Elements in tuples can be accessed by index using bracket notation, just like the elements in lists. However, tuples cannot be modified, so you cannot assign a new value to an index in a tuple:
# A tuple with 3 elements
letter_triple = ('a','b','c')
# Access with bracket notation
print(letter_triple[0]) # 'a'
# Can use slices as an index
print(letter_triple[1:3]) # ('b','c'), a tuple
# Cannot assign values to tuple elements
letter_triple[0] = 'q' # TypeError!
Tuples can be compared using relational operators just like lists, and have the same “member-wise” comparison behavior described above. This makes it easy to order the immutable tuples just like you would order numbers or strings.
Finally, tuples provide one additional useful feature. The Python interpreter uses tuples to perform multiple assignments, where you assign multiple values to multiple variables in a single statement. You have already been able to assign multiple, comma-separated values to a single tuple variable (a process called packing). But Python also supports having a single sequential value (e.g., a tuple) be assigned to multiple, comma-separate variables (a process called unpacking)!
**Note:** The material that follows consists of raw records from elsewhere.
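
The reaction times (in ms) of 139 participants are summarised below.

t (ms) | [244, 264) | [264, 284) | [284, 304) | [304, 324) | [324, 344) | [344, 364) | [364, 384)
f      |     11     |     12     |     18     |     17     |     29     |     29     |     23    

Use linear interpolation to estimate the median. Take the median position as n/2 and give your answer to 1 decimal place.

331.9

Cumulative frequencies: 11, 23, 41, 58, 87, 116, 139
n = 139; position = n/2 = 69.5.
This falls in the class [324, 344): L = 324, F = 58, f = 29, h = 20.
Median ≈ 324 + ((69.5 − 58) / 29) × 20 = 331.9310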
# A tuple with 3 elements (omitting parentheses)
a_triple = 1, 2, 3 # assign multiple values to single variable (packing)
print(a_triple) # (1, 2, 3)
x, y, z = (1,2,3) # assign single tuple value to multiple variables (unpacking)
print(x) # 1
print(y) # 2
print(z) # 3
# The VALUE in this statement is evaluated as a tuple, and then is assigned to
# multiple variables!
a, b, c = x, y, z # a=x; b=y; c=z
# The same process can be used to swap values!
a, b = b, a
This is mostly a useful shortcut (syntactical sugar), but is also used by some idiomatic Python constructions.